Saturday, October 1, 2011

Diets and Barbie

I grew up with a mother who was constantly on one sort of diet or another. The Grapefruit Diet, the Drinking Mans Diet, The Egg Diet, Weight Watchers and Weigh Less...
She did them all.

Now in her seventies, she is finally perfectly slender, and will be for ever more. One diabetes scare did that.
Scare tactics, it seems, work.
I remember my mother having two wardrobes. A fat wardrobe, and a thin one. She yo-yoed between the two. Or she did, until Prudence. Prudence was our maid when I was in my teens. My mother managed, rather miraculously, to remain in a thin phase during her tenure with us.
Prudence was not, you might say, thin.
She was also, to put it mildly, a superlative cook.
Food in our house underwent a transformation under Prudence's reign. We had eaten  vaguely grey cuisine before her.  The live- in lady who raised me cooked for us during that time. Her name was Sarah and she came from a different culture, one devoid of spice, colour or flavour.
We knew no better. What she cooked, we ate.
Prudence changed all that .

She also changed my mother's wardrobe, by removing the fat range of clothing all together. We found the evidence in the postbox. There was a wad of photographs of Prudence waiting with the mail one day. Pictures of Prudence modeling my mothers fat summer selection, albeit with the ensembles looking somewhat tighter all round. It seems the maid next door had second thoughts about sharing the spoils of my mothers dieting, and she gave the game away

Prudence was duly fired. I regretted the change that brought to our menu. More than that, I regretted, bitterly, the discovery that Prudence had also liberated all my collection of Barbies from the suitcases they were stored in, recently relocated, to the top of my cupboard.
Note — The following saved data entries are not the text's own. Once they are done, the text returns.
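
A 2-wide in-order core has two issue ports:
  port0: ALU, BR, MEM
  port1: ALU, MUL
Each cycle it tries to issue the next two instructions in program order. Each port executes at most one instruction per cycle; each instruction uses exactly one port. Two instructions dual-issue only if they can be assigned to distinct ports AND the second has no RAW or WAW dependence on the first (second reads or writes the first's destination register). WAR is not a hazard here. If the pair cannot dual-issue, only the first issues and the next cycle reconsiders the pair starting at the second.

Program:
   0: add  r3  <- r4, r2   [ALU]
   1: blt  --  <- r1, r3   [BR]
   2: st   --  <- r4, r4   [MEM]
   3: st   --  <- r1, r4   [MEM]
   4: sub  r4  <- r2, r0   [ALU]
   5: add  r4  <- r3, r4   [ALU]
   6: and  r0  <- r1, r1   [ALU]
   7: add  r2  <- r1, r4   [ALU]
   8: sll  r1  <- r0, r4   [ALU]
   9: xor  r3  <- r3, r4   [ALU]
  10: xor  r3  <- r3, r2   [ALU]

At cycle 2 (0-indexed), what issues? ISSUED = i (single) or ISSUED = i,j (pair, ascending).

ISSUED = 2

c0: i0 add.ALU  RAW r3
c1: i1 blt.BR  no-port BR/MEM
c2: i2 st.MEM  no-port MEM/MEM
c3: i3&i4 st.MEM sub.ALU  2-wide
c4: i5&i6 add.ALU and.ALU  2-wide
c5: i7&i8 add.ALU sll.ALU  2-wide
c6: i9 xor.ALU  RAW+WAW r3
c7: i10 xor.ALU  tail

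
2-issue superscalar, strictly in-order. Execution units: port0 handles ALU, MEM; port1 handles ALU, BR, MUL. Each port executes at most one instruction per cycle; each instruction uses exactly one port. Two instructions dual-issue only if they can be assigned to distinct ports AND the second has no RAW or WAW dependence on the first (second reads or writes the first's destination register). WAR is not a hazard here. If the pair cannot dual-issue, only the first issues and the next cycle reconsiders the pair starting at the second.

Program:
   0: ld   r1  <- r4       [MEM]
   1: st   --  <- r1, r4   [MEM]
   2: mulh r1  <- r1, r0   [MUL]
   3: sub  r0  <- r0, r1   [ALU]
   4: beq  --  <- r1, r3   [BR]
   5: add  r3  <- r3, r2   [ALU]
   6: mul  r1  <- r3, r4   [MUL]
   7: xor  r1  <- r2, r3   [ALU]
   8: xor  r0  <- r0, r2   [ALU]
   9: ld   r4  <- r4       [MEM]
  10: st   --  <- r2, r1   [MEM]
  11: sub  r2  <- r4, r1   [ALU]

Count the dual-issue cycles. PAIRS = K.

PAIRS = 4

  cy0 -> i0 (ld.MEM) no-port MEM/MEM
  cy1 -> i1+i2 (st.MEM;mulh.MUL) pair
  cy2 -> i3+i4 (sub.ALU;beq.BR) pair
  cy3 -> i5 (add.ALU) RAW r3
  cy4 -> i6 (mul.MUL) WAW r1
  cy5 -> i7+i8 (xor.ALU;xor.ALU) pair
  cy6 -> i9 (ld.MEM) no-port MEM/MEM
  cy7 -> i10+i11 (st.MEM;sub.ALU) pair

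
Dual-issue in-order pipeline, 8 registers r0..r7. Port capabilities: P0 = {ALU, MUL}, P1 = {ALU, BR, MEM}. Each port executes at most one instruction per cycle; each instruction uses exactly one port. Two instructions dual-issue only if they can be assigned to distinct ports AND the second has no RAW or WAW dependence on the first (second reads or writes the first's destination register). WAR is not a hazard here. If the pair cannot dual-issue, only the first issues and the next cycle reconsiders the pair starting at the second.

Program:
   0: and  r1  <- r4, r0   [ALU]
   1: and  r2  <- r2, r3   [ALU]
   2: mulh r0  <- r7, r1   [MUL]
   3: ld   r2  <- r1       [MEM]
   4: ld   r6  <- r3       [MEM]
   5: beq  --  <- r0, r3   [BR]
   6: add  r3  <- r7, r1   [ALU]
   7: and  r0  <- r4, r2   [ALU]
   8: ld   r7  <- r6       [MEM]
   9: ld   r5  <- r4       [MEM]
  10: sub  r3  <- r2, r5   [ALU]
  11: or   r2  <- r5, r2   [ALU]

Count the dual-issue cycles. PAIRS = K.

0. and.ALU+and.ALU @i0,i1  | pair
1. mulh.MUL+ld.MEM @i2,i3  | pair
2. ld.MEM @i4  | no-port MEM/BR
3. beq.BR+add.ALU @i5,i6  | pair
4. and.ALU+ld.MEM @i7,i8  | pair
5. ld.MEM @i9  | RAW r5
6. sub.ALU+or.ALU @i10,i11  | pair

PAIRS = 5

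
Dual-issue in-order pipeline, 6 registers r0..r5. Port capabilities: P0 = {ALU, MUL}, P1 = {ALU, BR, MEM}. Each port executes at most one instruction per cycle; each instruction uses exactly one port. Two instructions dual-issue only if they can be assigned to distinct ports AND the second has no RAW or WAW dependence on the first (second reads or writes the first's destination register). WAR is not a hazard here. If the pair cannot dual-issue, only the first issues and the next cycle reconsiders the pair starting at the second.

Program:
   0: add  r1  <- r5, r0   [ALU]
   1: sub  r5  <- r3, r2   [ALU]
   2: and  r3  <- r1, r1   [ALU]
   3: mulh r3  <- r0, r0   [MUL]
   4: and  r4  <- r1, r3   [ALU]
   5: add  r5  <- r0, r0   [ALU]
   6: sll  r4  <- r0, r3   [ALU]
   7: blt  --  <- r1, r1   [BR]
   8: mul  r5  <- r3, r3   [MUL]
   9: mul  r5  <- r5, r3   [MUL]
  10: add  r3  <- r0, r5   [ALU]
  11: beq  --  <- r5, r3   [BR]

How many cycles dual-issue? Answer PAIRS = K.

  cy0 -> i0+i1 (add/sub) 2-wide
  cy1 -> i2 (and) WAW r3
  cy2 -> i3 (mulh) RAW r3
  cy3 -> i4+i5 (and/add) 2-wide
  cy4 -> i6+i7 (sll/blt) 2-wide
  cy5 -> i8 (mul) no-port MUL/MUL
  cy6 -> i9 (mul) RAW r5
  cy7 -> i10 (add) RAW r3
  cy8 -> i11 (beq) tail

PAIRS = 3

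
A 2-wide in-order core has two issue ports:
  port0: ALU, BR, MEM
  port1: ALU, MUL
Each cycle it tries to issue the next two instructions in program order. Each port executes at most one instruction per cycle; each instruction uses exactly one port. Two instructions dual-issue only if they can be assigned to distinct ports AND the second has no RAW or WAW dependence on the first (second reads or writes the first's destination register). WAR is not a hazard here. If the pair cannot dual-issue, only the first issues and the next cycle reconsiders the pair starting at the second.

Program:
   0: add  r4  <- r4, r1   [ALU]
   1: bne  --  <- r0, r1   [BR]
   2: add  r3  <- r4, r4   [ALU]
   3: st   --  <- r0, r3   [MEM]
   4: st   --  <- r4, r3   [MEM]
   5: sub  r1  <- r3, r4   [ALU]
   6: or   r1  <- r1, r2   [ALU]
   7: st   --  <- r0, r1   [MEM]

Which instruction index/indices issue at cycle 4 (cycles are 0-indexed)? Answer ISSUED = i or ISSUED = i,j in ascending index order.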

I adored Barbie. For years and years Barbie and her collection of friends and outfits were the only desire of my heart. They were all I ever wanted for birthday presents, Christmas presents, and any other monies gathered in between.
Long before 'Friends' was ever a hit TV show, Barbie and her buddies lived out their perfect world in their special suitcase , carefully packed and stored, as a child, beneath my bed.

My sister was my favourite Barbie playmate. Only she had the same ideas for  the complicated sagas, romances, tragedys, soap operas and thrillers  we wrote for them.
These adventures would drag out, day after day for the entire six week Summer Holiday. They were played out in Roller Skate Sports Cars, and Biscuit Tin Boats, all around and in the swimming pool in the yard.
I think I played my last game when I was thirteen, although I would not admit that for years.

So Fat Brown Prudence stole  Skinny Blonde Barbie, and Perfect White Woman Barbie ended up in some Port Elizabeth township, in  the Seventies

I'm not sure what that says really, but I myself have disproved many of the anti - Barbie theories.
I have never aspired to be a kind of Barbie, with a body shape that some say is not humanly possible. I grew into a very tall, long limbed, long haired, bespeckled adolescent, whose favourite attire was straight jeans, veldskoens and cheese cloth tops. I have never owned a pair of stilettos in my life, or worn anything even close to the colour Barbie Pink.
So much for that then.

And then I hit the forties.
Suddenly the kilograms that I had previously effortlessly shed, stubbornly  refused to shift.
I find myself having to diet.
There has been no health scare yet, for me, but there might be
.
So, with Spring in the air, I phoned my mother for a few dieting tips. She was happily eager to give them to me. I think, in a way, she had been waiting for the moment.
Nature over nurture every time.

I need to set a goal for myself.
An After model, to go with the present Before one.
Somewhere between Prudence and Barbie -  like a real South African.